Division of Neuroradiology and Interventional Neuroradiology, Massachusetts General Hospital, Harvard Medical School, 55 Fruit St, Gray 241, Boston, MA 02114, USA.
Radiology. 2012 Feb;262(2):593-604. doi: 10.1148/radiol.11110896. Epub 2011 Dec 20.
To test whether the relationship between acute ischemic infarct size on concurrent computed tomographic (CT) angiography source images and diffusion-weighted (DW) magnetic resonance images is dependent on the parameters of CT angiography acquisition protocols.

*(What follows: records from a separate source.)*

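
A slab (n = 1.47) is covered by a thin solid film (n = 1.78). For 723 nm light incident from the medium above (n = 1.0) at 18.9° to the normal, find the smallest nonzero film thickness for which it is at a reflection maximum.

103 nm

At the upper boundary (n = 1.0 to n = 1.78) the reflected ray undergoes a half-wave phase shift.
At the lower boundary (n = 1.78 to n = 1.47) the reflected ray undergoes no phase shift.
The two reflections differ by half a wavelength.
For strong reflection here: 2 n t cos θ_r = (m + ½) λ.
Snell's law: 1.0 sin 18.9° = 1.78 sin θ_r → sin θ_r = 0.182, cos θ_r = 0.983.
Minimum at m = 0: t = λ / (4 n cos θ_r) = 723 / (4 × 1.78 × 0.983) = 103 nm.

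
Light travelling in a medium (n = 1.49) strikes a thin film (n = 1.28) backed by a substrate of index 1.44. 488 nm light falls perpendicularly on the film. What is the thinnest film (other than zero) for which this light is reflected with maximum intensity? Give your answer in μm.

Top surface (1.49 → 1.28): reflection off a lower-index medium gives no phase shift.
Bottom surface (1.28 → 1.44): reflection off a higher-index medium gives a half-wave phase shift.
The two reflections differ by half a wavelength.
With one net inversion, constructive interference in reflection requires 2 n t = (m + ½) λ.
Minimum at m = 0: t = λ / (4 n) = 488 / (4 × 1.28) = 95.3 nm.

0.0953 μm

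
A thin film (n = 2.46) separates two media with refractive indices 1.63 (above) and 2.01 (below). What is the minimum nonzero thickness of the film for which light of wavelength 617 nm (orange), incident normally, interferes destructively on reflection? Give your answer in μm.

Ray reflecting at the top interface goes from n = 1.63 toward n = 2.46: a half-wave phase shift.
At the lower boundary (n = 2.46 to n = 2.01) the reflected ray undergoes no phase shift.
Exactly one π shift → a net half-wave offset.
With one net inversion, destructive interference in reflection requires 2 n t = m λ.
Minimum nonzero at m = 1: t = λ / (2 n) = 617 / (2 × 2.46) = 125 nm.

0.125 μm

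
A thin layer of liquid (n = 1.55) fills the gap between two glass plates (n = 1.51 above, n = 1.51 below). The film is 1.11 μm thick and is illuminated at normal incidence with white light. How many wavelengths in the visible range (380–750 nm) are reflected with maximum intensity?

4

Top surface (1.51 → 1.55): reflection off a higher-index medium gives a half-wave phase shift.
Ray reflecting at the bottom interface goes from n = 1.55 toward n = 1.51: no phase shift.
The two reflections differ by half a wavelength.
With one net inversion, constructive interference in reflection requires 2 n t = (m + ½) λ.
λ = 2 n t / (m + ½) = 3441 / (m + ½) nm.
m=4: 765 nm (IR); m=5: 626 nm (visible); m=6: 529 nm (visible); m=7: 459 nm (visible); m=8: 405 nm (visible); m=9: 362 nm (UV).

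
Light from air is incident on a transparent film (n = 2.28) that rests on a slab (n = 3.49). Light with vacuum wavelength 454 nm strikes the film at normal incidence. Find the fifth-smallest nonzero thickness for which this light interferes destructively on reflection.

At the upper boundary (n = 1.0 to n = 2.28) the reflected ray undergoes a half-wave phase shift.
At the lower boundary (n = 2.28 to n = 3.49) the reflected ray undergoes a half-wave phase shift.
Net: no relative phase inversion (both shifts match).
For dark reflection here: 2 n t = (m + ½) λ.
The fifth-smallest nonzero thickness corresponds to m = 4: t = (m + ½) λ / (2 n) = 4.50 × 454 / (2 × 2.28) = 448 nm.

448 nm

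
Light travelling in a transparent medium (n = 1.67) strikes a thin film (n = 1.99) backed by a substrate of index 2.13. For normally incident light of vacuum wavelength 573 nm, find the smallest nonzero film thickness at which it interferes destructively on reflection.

72.0 nm

Top surface (1.67 → 1.99): reflection off a higher-index medium gives a half-wave phase shift.
Bottom surface (1.99 → 2.13): reflection off a higher-index medium gives a half-wave phase shift.
Zero or two π shifts → no net half-wave offset.
So the condition for destructive reflection is 2 n t = (m + ½) λ.
Minimum at m = 0: t = λ / (4 n) = 573 / (4 × 1.99) = 72.0 nm.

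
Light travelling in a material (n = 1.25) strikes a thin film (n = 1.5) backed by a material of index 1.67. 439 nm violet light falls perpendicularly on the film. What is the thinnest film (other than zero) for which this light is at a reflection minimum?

73.2 nm

At the upper boundary (n = 1.25 to n = 1.5) the reflected ray undergoes a half-wave phase shift.
Ray reflecting at the bottom interface goes from n = 1.5 toward n = 1.67: a half-wave phase shift.
Zero or two π shifts → no net half-wave offset.
So the condition for destructive reflection is 2 n t = (m + ½) λ.
Minimum at m = 0: t = λ / (4 n) = 439 / (4 × 1.5) = 73.2 nm.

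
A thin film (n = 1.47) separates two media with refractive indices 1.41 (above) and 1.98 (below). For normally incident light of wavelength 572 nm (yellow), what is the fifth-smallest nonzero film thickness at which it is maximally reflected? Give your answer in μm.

0.973 μm

Top surface (1.41 → 1.47): reflection off a higher-index medium gives a half-wave phase shift.
Ray reflecting at the bottom interface goes from n = 1.47 toward n = 1.98: a half-wave phase shift.
The two reflections carry the same phase change, so no net offset.
For maximum reflection here: 2 n t = m λ.
The fifth-smallest nonzero thickness corresponds to m = 5: t = m λ / (2 n) = 5.00 × 572 / (2 × 1.47) = 973 nm.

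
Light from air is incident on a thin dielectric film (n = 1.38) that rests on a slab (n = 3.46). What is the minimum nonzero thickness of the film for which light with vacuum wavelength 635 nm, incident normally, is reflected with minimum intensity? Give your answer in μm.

0.115 μm

Ray reflecting at the top interface goes from n = 1.0 toward n = 1.38: a half-wave phase shift.
Bottom surface (1.38 → 3.46): reflection off a higher-index medium gives a half-wave phase shift.
The two reflections carry the same phase change, so no net offset.
For dark reflection here: 2 n t = (m + ½) λ.
Minimum at m = 0: t = λ / (4 n) = 635 / (4 × 1.38) = 115 nm.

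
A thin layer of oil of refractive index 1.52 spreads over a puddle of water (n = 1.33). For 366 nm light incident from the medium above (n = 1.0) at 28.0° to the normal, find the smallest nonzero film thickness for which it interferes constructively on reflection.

Top surface (1.0 → 1.52): reflection off a higher-index medium gives a half-wave phase shift.
Ray reflecting at the bottom interface goes from n = 1.52 toward n = 1.33: no phase shift.
Net: one phase inversion between the two reflected rays.
With one net inversion, constructive interference in reflection requires 2 n t cos θ_r = (m + ½) λ.
Snell's law: 1.0 sin 28.0° = 1.52 sin θ_r → sin θ_r = 0.309, cos θ_r = 0.951.
Minimum at m = 0: t = λ / (4 n cos θ_r) = 366 / (4 × 1.52 × 0.951) = 63.3 nm.

63.3 nm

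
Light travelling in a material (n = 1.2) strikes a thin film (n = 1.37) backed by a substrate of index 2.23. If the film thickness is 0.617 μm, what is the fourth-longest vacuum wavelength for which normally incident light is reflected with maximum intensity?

423 nm

Ray reflecting at the top interface goes from n = 1.2 toward n = 1.37: a half-wave phase shift.
Ray reflecting at the bottom interface goes from n = 1.37 toward n = 2.23: a half-wave phase shift.
Net: no relative phase inversion (both shifts match).
With no net inversion, constructive interference in reflection requires 2 n t = m λ.
λ = 2 n t / m. The fourth-longest wavelength is m = 4: λ = 2 × 1.37 × 617 / 4.00 = 423 nm.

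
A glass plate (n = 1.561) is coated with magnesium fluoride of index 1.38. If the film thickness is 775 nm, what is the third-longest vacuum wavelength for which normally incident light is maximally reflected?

713 nm

Top surface (1.0 → 1.38): reflection off a higher-index medium gives a half-wave phase shift.
Bottom surface (1.38 → 1.561): reflection off a higher-index medium gives a half-wave phase shift.
Net: no relative phase inversion (both shifts match).
For maximum reflection here: 2 n t = m λ.
λ = 2 n t / m. The third-longest wavelength is m = 3: λ = 2 × 1.38 × 775 / 3.00 = 713 nm.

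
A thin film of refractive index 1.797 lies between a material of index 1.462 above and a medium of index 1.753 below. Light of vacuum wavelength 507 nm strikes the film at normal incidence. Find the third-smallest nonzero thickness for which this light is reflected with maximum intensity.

Top surface (1.462 → 1.797): reflection off a higher-index medium gives a half-wave phase shift.
Bottom surface (1.797 → 1.753): reflection off a lower-index medium gives no phase shift.
Exactly one π shift → a net half-wave offset.
For maximum reflection here: 2 n t = (m + ½) λ.
The third-smallest nonzero thickness corresponds to m = 2: t = (m + ½) λ / (2 n) = 2.50 × 507 / (2 × 1.797) = 353 nm.

353 nm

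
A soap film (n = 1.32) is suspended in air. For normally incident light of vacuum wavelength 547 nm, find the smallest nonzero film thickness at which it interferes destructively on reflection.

207 nm

At the upper boundary (n = 1.0 to n = 1.32) the reflected ray undergoes a half-wave phase shift.
Ray reflecting at the bottom interface goes from n = 1.32 toward n = 1.0: no phase shift.
The two reflections differ by half a wavelength.
With one net inversion, destructive interference in reflection requires 2 n t = m λ.
Minimum nonzero at m = 1: t = λ / (2 n) = 547 / (2 × 1.32) = 207 nm.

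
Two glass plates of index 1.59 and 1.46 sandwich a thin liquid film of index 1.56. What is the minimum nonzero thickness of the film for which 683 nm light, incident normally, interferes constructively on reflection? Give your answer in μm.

0.219 μm

Ray reflecting at the top interface goes from n = 1.59 toward n = 1.56: no phase shift.
Bottom surface (1.56 → 1.46): reflection off a lower-index medium gives no phase shift.
The two reflections carry the same phase change, so no net offset.
So the condition for constructive reflection is 2 n t = m λ.
Minimum nonzero at m = 1: t = λ / (2 n) = 683 / (2 × 1.56) = 219 nm.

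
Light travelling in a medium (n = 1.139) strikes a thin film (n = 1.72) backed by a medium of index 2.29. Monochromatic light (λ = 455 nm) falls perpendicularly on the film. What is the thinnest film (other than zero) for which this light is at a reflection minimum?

Top surface (1.139 → 1.72): reflection off a higher-index medium gives a half-wave phase shift.
At the lower boundary (n = 1.72 to n = 2.29) the reflected ray undergoes a half-wave phase shift.
The two reflections carry the same phase change, so no net offset.
So the condition for destructive reflection is 2 n t = (m + ½) λ.
Minimum at m = 0: t = λ / (4 n) = 455 / (4 × 1.72) = 66.1 nm.

66.1 nm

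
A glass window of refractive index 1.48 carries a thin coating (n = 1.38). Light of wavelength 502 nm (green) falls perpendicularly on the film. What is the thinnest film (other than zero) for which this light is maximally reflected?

182 nm

At the upper boundary (n = 1.0 to n = 1.38) the reflected ray undergoes a half-wave phase shift.
Ray reflecting at the bottom interface goes from n = 1.38 toward n = 1.48: a half-wave phase shift.
The two reflections carry the same phase change, so no net offset.
For maximum reflection here: 2 n t = m λ.
Minimum nonzero at m = 1: t = λ / (2 n) = 502 / (2 × 1.38) = 182 nm.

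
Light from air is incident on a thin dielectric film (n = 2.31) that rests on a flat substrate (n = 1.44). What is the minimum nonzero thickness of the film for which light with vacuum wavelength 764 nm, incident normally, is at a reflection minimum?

165 nm

Top surface (1.0 → 2.31): reflection off a higher-index medium gives a half-wave phase shift.
Ray reflecting at the bottom interface goes from n = 2.31 toward n = 1.44: no phase shift.
The two reflections differ by half a wavelength.
So the condition for destructive reflection is 2 n t = m λ.
Minimum nonzero at m = 1: t = λ / (2 n) = 764 / (2 × 2.31) = 165 nm.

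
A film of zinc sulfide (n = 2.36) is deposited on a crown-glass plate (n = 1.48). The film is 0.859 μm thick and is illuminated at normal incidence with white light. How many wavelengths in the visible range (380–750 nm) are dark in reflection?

5

Top surface (1.0 → 2.36): reflection off a higher-index medium gives a half-wave phase shift.
Bottom surface (2.36 → 1.48): reflection off a lower-index medium gives no phase shift.
The two reflections differ by half a wavelength.
So the condition for destructive reflection is 2 n t = m λ.
λ = 2 n t / m = 4054 / m nm.
m=5: 811 nm (IR); m=6: 676 nm (visible); m=7: 579 nm (visible); m=8: 507 nm (visible); m=9: 450 nm (visible); m=10: 405 nm (visible); m=11: 369 nm (UV).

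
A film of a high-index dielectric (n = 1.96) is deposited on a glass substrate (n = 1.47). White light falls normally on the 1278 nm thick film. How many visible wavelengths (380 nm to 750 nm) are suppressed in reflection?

7

Ray reflecting at the top interface goes from n = 1.0 toward n = 1.96: a half-wave phase shift.
Ray reflecting at the bottom interface goes from n = 1.96 toward n = 1.47: no phase shift.
Net: one phase inversion between the two reflected rays.
For dark reflection here: 2 n t = m λ.
λ = 2 n t / m = 5010 / m nm.
m=6: 835 nm (IR); m=7: 716 nm (visible); m=8: 626 nm (visible); m=9: 557 nm (visible); m=10: 501 nm (visible); m=11: 455 nm (visible); m=12: 417 nm (visible); m=13: 385 nm (visible); m=14: 358 nm (UV).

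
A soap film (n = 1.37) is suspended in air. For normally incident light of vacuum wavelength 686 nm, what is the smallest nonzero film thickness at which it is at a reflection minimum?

250 nm

Ray reflecting at the top interface goes from n = 1.0 toward n = 1.37: a half-wave phase shift.
Ray reflecting at the bottom interface goes from n = 1.37 toward n = 1.0: no phase shift.
Net: one phase inversion between the two reflected rays.
So the condition for destructive reflection is 2 n t = m λ.
The smallest nonzero thickness corresponds to m = 1: t = m λ / (2 n) = 1.00 × 686 / (2 × 1.37) = 250 nm.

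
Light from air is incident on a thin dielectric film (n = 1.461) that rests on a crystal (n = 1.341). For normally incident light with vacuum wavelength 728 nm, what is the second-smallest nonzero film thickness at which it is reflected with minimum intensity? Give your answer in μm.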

This retrospective study had institutional review board approval, and all records were HIPAA compliant. Data in 100 patients with anterior-circulation acute ischemic stroke and large vessel occlusion who underwent concurrent CT angiography and DW imaging within 9 hours of symptom onset were analyzed. Measured areas of hyperintensity at acute DW imaging were used as the standard of reference for infarct size. Information regarding lesion volumes and CT angiography protocol parameters was collected for each patient. For analysis, patients were divided into two groups on the basis of CT angiography protocol differences (patients in group 1 were imaged with the older, slower protocol). Intermethod agreement for infarct size was evaluated by using the Wilcoxon signed rank test, as well as by using Spearman correlation and Bland-Altman analysis. Multivariate analysis was performed to identify predictors of marked (≥20%) overestimation of infarct size on CT angiography source images.
In group 1 (n=35), median hypoattenuation volumes on CT angiography source images were slightly underestimated compared with DW imaging hyperintensity volumes (33.0 vs 41.6 mL, P=.01; ratio=0.83), with high correlation (ρ=0.91). In group 2 (n=65), median volume on CT angiography source images was much larger than that on DW images (94.8 vs 17.8 mL, P<.0001; ratio=3.5), with poor correlation (ρ=0.49). This overestimation on CT angiography source images would have inappropriately excluded from reperfusion therapy 44.4% or 90.3% of patients eligible according to DW imaging criteria on the basis of a 100-mL absolute threshold or a 20% or greater mismatch threshold, respectively. Atrial fibrillation and shorter time from contrast material injection to image acquisition were independent predictors of marked (≥20%) infarct size overestimation on CT angiography source images.
CT angiography protocol changes designed to speed imaging and optimize arterial opacification are associated with significant overestimation of infarct size on CT angiography source images.
测试在同时进行的计算机断层(CT)血管造影源图像和弥散加权(DW)磁共振图像上急性缺血性梗死面积之间的关系是否依赖于 CT 血管造影采集方案的参数。
本回顾性研究获得了机构审查委员会的批准,所有记录均符合 HIPAA 规定。对 100 例前循环急性缺血性卒中且发病后 9 小时内行同时进行的 CT 血管造影和 DW 成像的大血管闭塞患者的数据进行了分析。在急性 DW 成像上测量的高信号区域被用作梗死面积的标准参考。为每位患者收集了关于病变体积和 CT 血管造影方案参数的信息。基于 CT 血管造影方案差异(组 1 患者采用较旧、较慢的方案进行成像),将患者分为两组。通过 Wilcoxon 符号秩检验评估梗死面积的方法间一致性,以及通过 Spearman 相关分析和 Bland-Altman 分析评估。进行多变量分析以确定 CT 血管造影源图像上明显(≥20%)高估梗死面积的预测因子。
在组 1(n=35)中,CT 血管造影源图像上的低衰减体积与 DW 成像上的高信号体积相比,稍小(33.0 比 41.6 mL,P=.01;比值=0.83),两者相关性很高(ρ=0.91)。在组 2(n=65)中,CT 血管造影源图像上的体积明显大于 DW 图像(94.8 比 17.8 mL,P<.0001;比值=3.5),相关性较差(ρ=0.49)。如果根据 DW 成像标准以 100 mL 的绝对阈值或 20%或更大的不匹配阈值作为标准,该高估会不适当地排除 44.4%或 90.3%的有再灌注治疗适应证的患者。心房颤动和对比剂注射到图像采集之间的时间较短是 CT 血管造影源图像上明显(≥20%)高估梗死面积的独立预测因子。
旨在加快成像和优化动脉显影的 CT 血管造影方案变化与 CT 血管造影源图像上梗死面积的显著高估有关。